The Apple-Epic Grudge Match, Round Two

Apple C.E.O. Tim Cook.
Apple C.E.O. Tim Cook. Photo: Kevin Winter/Getty Images
Eriq Gardner
November 7, 2022

Everyone’s talking about Elon Musk’s plan to charge Twitter users $8 per month for those coveted blue check-mark badges, but there’s a crucial detail that always seems to get left out of the discussion: the 30 percent fee that will end up in Apple’s pocket. That’s because Apple insists that developers, like Twitter, use its payment system for any transactions that go through its app store—a global “tax on the Internet,” as Elon once put it, that amounts to tens of billions of dollars in fees every year. Last Monday, Apple updated its rules to take a cut of ad campaigns that are managed through its platform, too, in yet another strike against Meta. There’s no reason to think Elon’s blue check business won’t have to pay the toll.

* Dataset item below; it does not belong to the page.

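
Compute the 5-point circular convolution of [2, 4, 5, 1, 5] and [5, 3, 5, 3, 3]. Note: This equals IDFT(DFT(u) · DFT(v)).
Either evaluate y[k] = Σ_j u[j]·v[(k-j) mod 5] directly, or use IDFT(DFT(u) · DFT(v)). y[0] = 2×5 + 4×3 + 5×3 + 1×5 + 5×3 = 57; y[1] = 2×3 + 4×5 + 5×3 + 1×3 + 5×5 = 69; y[2] = 2×5 + 4×3 + 5×5 + 1×3 + 5×3 = 65; y[3] = 2×3 + 4×5 + 5×3 + 1×5 + 5×3 = 61; y[4] = 2×3 + 4×3 + 5×5 + 1×3 + 5×5 = 71. Result: [57, 69, 65, 61, 71]

[57, 69, 65, 61, 71]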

Well, perhaps one reason. Next Monday, at the James R. Browning Courthouse in San Francisco, the Ninth Circuit Court of Appeals will hear oral arguments in Epic Games v. Apple, Inc., a dispute that first arose in 2020 when the Fortnite game developer attempted to bypass Apple’s 30 percent commission. That cut, of course, is a foundation of the multi-trillion dollar company’s business model: Ned Barnes of Berkeley Research, a key witness for Epic, estimated that Apple generated $22 billion in commissions from in-app purchases in 2020 alone—and that almost 80 percent of that money was pure profit. (Apple disputes those figures, but it’s certainly in the billions.) Apple responded by booting Fortnite from its App Store and alleging a contract breach; Epic, in turn, accused Apple of monopolistic misbehavior with antitrust claims. 

After a trial last year, U.S. District Court Judge Yvonne Gonzalez Rogers handed down a Solomon-like decision that left no one particularly satisfied. In September 2021, Judge Rogers ruled that none of Apple’s behavior violated federal antitrust laws. The judge shrugged off a challenge to how the Developer Product License Agreement—the one that developers like Epic sign to distribute apps in the iOS ecosystem—supposedly acted as a restraint of trade under Section 1 of the Sherman Act. In a fatal blow to Epic’s lawsuit, the judge saw no “concerted action” when one party dictates terms, essentially imposing its will on another party in a unilateral manner.